Tributação e novas tecnologias
Implicações econômicas, sociais e tributários das novas tecnológias
O avanço das novas tecnologias tem movimentado o debate jurídico quanto a necessidade de novas regulamentações, novas bases de tributação, criação de conceitos específicos (ou ampliação daqueles já existentes), e dificuldades de rastreabilidade de operações e identificação das partes envolvidas.
Apesar de na história da sociedade, sobretudo após a Revolução Industrial, constar diversos episódios de mudanças sociais extraordinárias a partir da tecnologia, o momento atual demanda maior cuidado.
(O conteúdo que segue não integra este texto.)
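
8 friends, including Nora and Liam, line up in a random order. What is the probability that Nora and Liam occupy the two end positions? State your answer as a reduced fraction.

1/28

There are 8! = 40320 arrangements.
Place Nora and Liam at the ends in 2 ways, arrange the remaining 6 in 6! = 720 ways: 2·720 = 1440.
Probability = 1440/40320 = 1/28.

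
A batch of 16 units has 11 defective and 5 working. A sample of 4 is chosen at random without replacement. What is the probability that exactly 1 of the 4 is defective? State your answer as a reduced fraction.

The sample space is all 4-subsets of the 16: C(16,4) = 1820.
Selections with exactly 1 defective: choose 1 of the 11 defective and 3 of the 5 working, C(11,1)·C(5,3) = 11·10 = 110.
Probability = 110/1820 = 11/182.

11/182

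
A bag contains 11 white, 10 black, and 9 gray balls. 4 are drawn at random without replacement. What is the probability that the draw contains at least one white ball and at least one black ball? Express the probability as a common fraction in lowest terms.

418/609

There are C(30,4) = 27405 possible draws.
By inclusion-exclusion on the complements, draws missing all white or all black: C(19,4) + C(20,4) − C(9,4) = 3876 + 4845 − 126 = 8595.
So draws with at least one of each: 27405 − 8595 = 18810, probability 18810/27405 = 418/609.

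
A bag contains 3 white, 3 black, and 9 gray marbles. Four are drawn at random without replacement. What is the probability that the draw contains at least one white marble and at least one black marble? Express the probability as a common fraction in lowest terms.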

Antes a tecnologia caminhava devagar, afetando um ou outro setor da economia, atingindo um ou dois postos de trabalho, ou com início mais pujante em determinado país ou região, enfim, o desenvolvimento era paulatino e havia possibilidade de se valer da experiência de um povo para preparar o terreno jurídico de outro.
O momento atual é mais diversificado e ágil. uma tecnologia desenvolvida a partir da internet, em qualquer parte do mundo, tem força suficiente para atingir boa parte do planeta em poucas horas. A criação de aplicativos que vendem facilidades, acessos a conteúdos diversos, entregas rápidas, transações diretas entre pessoas físicas, meios de pagamentos não formais etc.; são difundidos rapidamente, dificultando o preparo da base jurídica e do mercado.
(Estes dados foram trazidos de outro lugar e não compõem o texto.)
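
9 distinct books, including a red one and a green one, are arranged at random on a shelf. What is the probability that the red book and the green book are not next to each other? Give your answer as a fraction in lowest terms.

7/9

There are 9! = 362880 arrangements.
Arrangements with the red book and the green book adjacent: 2·8! = 80640.
So not adjacent: 362880 − 80640 = 282240, probability 282240/362880 = 7/9.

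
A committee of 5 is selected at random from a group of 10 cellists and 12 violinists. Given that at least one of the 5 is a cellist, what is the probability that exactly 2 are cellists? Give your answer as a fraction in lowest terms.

Work in counts. Selections with at least one cellist: C(22,5) − C(12,5) = 26334 − 792 = 25542.
Of those, selections where exactly 2 are cellists: C(10,2)·C(12,3) = 45·220 = 9900.
Conditional probability = 9900/25542 = 50/129.

50/129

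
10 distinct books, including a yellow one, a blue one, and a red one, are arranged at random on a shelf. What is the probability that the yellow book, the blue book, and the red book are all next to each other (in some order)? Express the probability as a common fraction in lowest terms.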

As dificuldades encontradas são de ordens distintas e envolvem o cenário político, social, econômico e jurídico. O ponto central é que todos esses cenários são sensíveis e dependem de tempo razoável de amadurecimento do debate. Enquanto isso, as inovações propagam efeitos sem qualquer regulamentação, provocando, por um lado, o crescimento de mercado paralelo sem qualquer regulamentação e, de outro lado, reduz a importância do mercado tradicional.
É claro que a tecnologia traz benefícios fantásticos ao dia a dia. Ela aproxima pessoas e tem o poder de conceder acesso isonômico a conteúdos e serviços antes disponíveis a pequena parcela da população mundial. Além disso, auxilia na realização de políticas públicas, no desenvolvimento de estudos e programas de saúde, pode ser bastante eficiente no combate a crimes 1 e ainda melhora o ambiente das transações econômicas.
Mas é preciso pensar no impacto das novas tecnologias diante da realidade local. Em abril de 2018, o IBGE divulgou os resultados da PNAD contínua 2012-2016, que identifica a distribuição de riqueza no Brasil. De acordo com a publicação, 52 milhões de brasileiros estão abaixo da linha pobreza, ou seja, pessoas que sobrevivem com menos de 5,50 dólares por dia, o que equivale a, mais ou menos, R$ 400,00 por mês.
Mas o cenário pode ser ainda pior. O Estadão publicou estudo de economistas da Tendências Consultoria 3 – um tipo de PNAD “ajustada” –, formulado com dados gerais das declarações de imposto de renda pessoa física e ajustes no questionário de pesquisa de acordo com os níveis de classes sociais. Com esse levantamento, a projeção da desigualdade social foi, simplesmente, o dobro do resultado da PNAD. Enquanto na pesquisa oficial do IBGE a classe A abocanhou em 2016 14,9% da renda total nacional, pelo levantamento da Tendências, a classe A ficou com 38% de toda a renda produzida no País no ano de 2016.
Esses dados chamam atenção para a realidade das classes sociais e o número alarmante de pessoas que estão na base da pirâmide social. E o pior é a relação desses dados com o avanço tecnológico, tendo em vista ser a base da pirâmide a mais afetada pelas alterações no mercado de trabalho e na economia.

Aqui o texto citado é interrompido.